3. PREFABAT ET LE MARCHE DU BATIMENT

PREFABAT et le Marché de la rénovation thermique des bâtiments à l’horizon 2012

L’objectif retenu lors du Grenelle de l’environnement est d’abaisser de 12% d’ici à 2012 et de 38% à l’horizon 2020 les émissions de gaz carbonique du parc de bâtiments. Cela se traduira selon les pouvoirs publics par la rénovation de 400 000 logements par an en rythme de croisière, aidée par des mesures d’accompagnement de l’État (crédit d’impôt, TVA réduite, éco prêt à taux zéro), et par le lancement de grands chantiers dans le non résidentiel public et privé.

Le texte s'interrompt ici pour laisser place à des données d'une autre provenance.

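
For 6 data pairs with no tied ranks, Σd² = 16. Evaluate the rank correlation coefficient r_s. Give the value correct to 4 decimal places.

ρ = 1 − 6Σd² / [n(n²−1)] = 1 − 6×16 / (6×35)
  = 1 − 96/210 = 1 − 0.45714 ≈ 0.5429

0.5429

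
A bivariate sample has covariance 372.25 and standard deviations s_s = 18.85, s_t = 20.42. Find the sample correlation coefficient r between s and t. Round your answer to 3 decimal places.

r = Cov(s,t) / (s_s · s_t) = 372.25 / (18.85 × 20.42)
  = 372.25 / 384.9170 ≈ 0.967

0.967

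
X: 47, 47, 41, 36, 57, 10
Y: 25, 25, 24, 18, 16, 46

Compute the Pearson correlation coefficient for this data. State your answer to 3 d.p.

-0.876

n = 6, ΣX = 238, ΣY = 154, ΣX² = 10744, ΣY² = 4522, ΣXY = 5354
nΣXY − ΣXΣY = 32124 − 36652 = -4528
nΣX² − (ΣX)² = 64464 − 56644 = 7820; nΣY² − (ΣY)² = 27132 − 23716 = 3416
r = -4528 / √(7820 × 3416) = -4528 / 5168.4737 ≈ -0.876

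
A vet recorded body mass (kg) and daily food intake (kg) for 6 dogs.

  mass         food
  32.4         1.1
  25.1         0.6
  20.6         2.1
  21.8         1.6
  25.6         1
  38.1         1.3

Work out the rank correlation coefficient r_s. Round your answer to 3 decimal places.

Rank mass: 5, 3, 1, 2, 4, 6
Rank food: 3, 1, 6, 5, 2, 4
d = rank(mass) − rank(food): 2, 2, -5, -3, 2, 2; Σd² = 50
ρ = 1 − 6Σd² / [n(n²−1)] = 1 − 6×50 / (6×35) = 1 − 300/210 ≈ -0.429

-0.429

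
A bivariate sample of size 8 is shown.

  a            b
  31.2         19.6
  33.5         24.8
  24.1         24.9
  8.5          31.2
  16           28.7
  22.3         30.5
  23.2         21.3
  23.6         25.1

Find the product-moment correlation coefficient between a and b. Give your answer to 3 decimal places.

-0.720

n = 8, Σa = 182.4, Σb = 206.1, Σa² = 4597.24, Σb² = 5430.29, Σab = 4533.48
nΣab − ΣaΣb = 36267.84 − 37592.64 = -1324.8
nΣa² − (Σa)² = 36777.92 − 33269.76 = 3508.16; nΣb² − (Σb)² = 43442.32 − 42477.21 = 965.11
r = -1324.8 / √(3508.16 × 965.11) = -1324.8 / 1840.0436 ≈ -0.720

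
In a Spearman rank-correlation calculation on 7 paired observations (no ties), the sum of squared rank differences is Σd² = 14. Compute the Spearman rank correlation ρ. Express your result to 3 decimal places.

0.750

ρ = 1 − 6Σd² / [n(n²−1)] = 1 − 6×14 / (7×48)
  = 1 − 84/336 = 1 − 0.2500 ≈ 0.750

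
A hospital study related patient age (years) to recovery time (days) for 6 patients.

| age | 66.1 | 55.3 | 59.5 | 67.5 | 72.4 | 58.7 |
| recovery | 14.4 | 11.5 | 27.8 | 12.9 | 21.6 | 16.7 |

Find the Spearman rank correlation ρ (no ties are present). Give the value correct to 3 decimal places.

Rank age: 4, 1, 3, 5, 6, 2
Rank recovery: 3, 1, 6, 2, 5, 4
d = rank(age) − rank(recovery): 1, 0, -3, 3, 1, -2; Σd² = 24
ρ = 1 − 6Σd² / [n(n²−1)] = 1 − 6×24 / (6×35) = 1 − 144/210 ≈ 0.314

0.314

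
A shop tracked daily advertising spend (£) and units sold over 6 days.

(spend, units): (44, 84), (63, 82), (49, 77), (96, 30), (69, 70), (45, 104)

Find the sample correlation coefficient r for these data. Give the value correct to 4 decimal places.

n = 6, Σx = 366, Σy = 447, Σx² = 24308, Σy² = 36325, Σxy = 25025
nΣxy − ΣxΣy = 150150 − 163602 = -13452
nΣx² − (Σx)² = 145848 − 133956 = 11892; nΣy² − (Σy)² = 217950 − 199809 = 18141
r = -13452 / √(11892 × 18141) = -13452 / 14687.8444 ≈ -0.9159

-0.9159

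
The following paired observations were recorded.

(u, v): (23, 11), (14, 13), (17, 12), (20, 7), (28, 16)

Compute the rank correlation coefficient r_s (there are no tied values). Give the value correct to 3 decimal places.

Rank u: 4, 1, 2, 3, 5
Rank v: 2, 4, 3, 1, 5
d = rank(u) − rank(v): 2, -3, -1, 2, 0; Σd² = 18
ρ = 1 − 6Σd² / [n(n²−1)] = 1 − 6×18 / (5×24) = 1 − 108/120 ≈ 0.100

0.100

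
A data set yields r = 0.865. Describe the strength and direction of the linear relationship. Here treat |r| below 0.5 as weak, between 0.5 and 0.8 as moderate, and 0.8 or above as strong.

strong positive

r = 0.865 > 0 so the relationship is positive.
|r| = 0.865, which falls in the strong range.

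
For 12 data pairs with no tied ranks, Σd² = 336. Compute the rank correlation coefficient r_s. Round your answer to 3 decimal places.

-0.175

ρ = 1 − 6Σd² / [n(n²−1)] = 1 − 6×336 / (12×143)
  = 1 − 2016/1716 = 1 − 1.1748 ≈ -0.175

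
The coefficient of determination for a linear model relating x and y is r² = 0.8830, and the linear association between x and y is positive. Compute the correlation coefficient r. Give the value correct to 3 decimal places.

0.940

|r| = √0.8830 = 0.940
The association is positive, so r = 0.940.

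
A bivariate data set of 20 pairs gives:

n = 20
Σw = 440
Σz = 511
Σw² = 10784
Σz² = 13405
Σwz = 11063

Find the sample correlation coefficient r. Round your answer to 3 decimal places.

-0.288

r = (nΣwz − ΣwΣz) / √[(nΣw² − (Σw)²)(nΣz² − (Σz)²)]
Numerator: 20×11063 − 440×511 = -3580
Denominator: √[(215680 − 193600)(268100 − 261121)] = √[22080 × 6979] = 12413.5539
r = -3580 / 12413.5539 ≈ -0.288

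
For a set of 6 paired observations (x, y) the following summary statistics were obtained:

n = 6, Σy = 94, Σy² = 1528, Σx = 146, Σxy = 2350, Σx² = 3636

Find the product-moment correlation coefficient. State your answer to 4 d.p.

r = (nΣxy − ΣxΣy) / √[(nΣx² − (Σx)²)(nΣy² − (Σy)²)]
Numerator: 6×2350 − 146×94 = 376
Denominator: √[(21816 − 21316)(9168 − 8836)] = √[500 × 332] = 407.4310
r = 376 / 407.4310 ≈ 0.9229

0.9229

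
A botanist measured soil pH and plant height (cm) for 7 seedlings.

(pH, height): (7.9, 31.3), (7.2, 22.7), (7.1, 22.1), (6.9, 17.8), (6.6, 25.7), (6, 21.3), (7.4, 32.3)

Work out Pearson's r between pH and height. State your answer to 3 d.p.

n = 7, Σx = 49.1, Σy = 173.2, Σx² = 346.59, Σy² = 4457.7, Σxy = 1226.88
nΣxy − ΣxΣy = 8588.16 − 8504.12 = 84.04
nΣx² − (Σx)² = 2426.13 − 2410.81 = 15.32; nΣy² − (Σy)² = 31203.9 − 29998.24 = 1205.66
r = 84.04 / √(15.32 × 1205.66) = 84.04 / 135.9070 ≈ 0.618

0.618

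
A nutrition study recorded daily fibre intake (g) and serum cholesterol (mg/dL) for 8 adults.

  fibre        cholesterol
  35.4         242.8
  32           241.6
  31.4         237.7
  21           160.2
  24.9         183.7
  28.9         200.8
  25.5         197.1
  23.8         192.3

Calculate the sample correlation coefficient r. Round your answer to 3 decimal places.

n = 8, Σx = 222.9, Σy = 1656.2, Σx² = 6376.03, Σy² = 349381.76, Σxy = 47134.34
nΣxy − ΣxΣy = 377074.72 − 369166.98 = 7907.74
nΣx² − (Σx)² = 51008.24 − 49684.41 = 1323.83; nΣy² − (Σy)² = 2795054.08 − 2742998.44 = 52055.64
r = 7907.74 / √(1323.83 × 52055.64) = 7907.74 / 8301.3745 ≈ 0.953

0.953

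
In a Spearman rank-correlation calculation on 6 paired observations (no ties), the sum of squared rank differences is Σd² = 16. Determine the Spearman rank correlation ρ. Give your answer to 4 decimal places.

ρ = 1 − 6Σd² / [n(n²−1)] = 1 − 6×16 / (6×35)
  = 1 − 96/210 = 1 − 0.45714 ≈ 0.5429

0.5429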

De nature plutôt concurrentielle, le secteur des entreprises de rénovation est dominé par des entreprises artisanales. Le corps de métier de PREFABAT (l’électricité) fait partie des entreprises de rénovation et d’isolation. La montée en puissance des chantiers de rénovation thermique va nous conduire à restructurer notre offre.

PREFABAT et le Marché de la construction

La production de la construction serait en baisse de 0,3 % en 2012. La faute à la crise de la dette publique et à un PIB dont la progression ralentit. La reprise dans le secteur n’aurait lieu qu’en 2013, et uniquement pour le bâtiment, les travaux publics connaissant une situation de stagnation après plusieurs années de baisse.

Le début de l’année 2011 nous avait rendus optimistes, mais les événements de l’été nous ont forcés à revoir nos objectifs. Les études n’annoncent pas de reprise du secteur du BTP en 2012, contrairement à ce qui avait été annoncé lors de la réunion d’Helsinki, en juin.

PREFABAT et Le résidentiel en progression douce

En cette fin d’année 2011, l’Europe en a fini avec l’époque dorée des plans de soutien au logement pour rentrer dans une ère d’austérité. Résultat : la croissance du résidentiel à court terme est lente (+1,4 % en 2011, +1,3 % en 2012) avant de connaître une vraie embellie en 2013 (+2,4 %). Le segment de la rénovation continue à jouer son rôle de régulateur du marché (+1 % en 2012, +1,5 % en 2013), mais n’explose pas malgré des investissements plus importants dans l’amélioration de l’efficacité énergétique.
Dans une conjoncture incertaine, la croissance du neuf reste mesurée (+1,8 %, +3,7 %), ce qui nous amène à être prudents dans nos objectifs de croissance.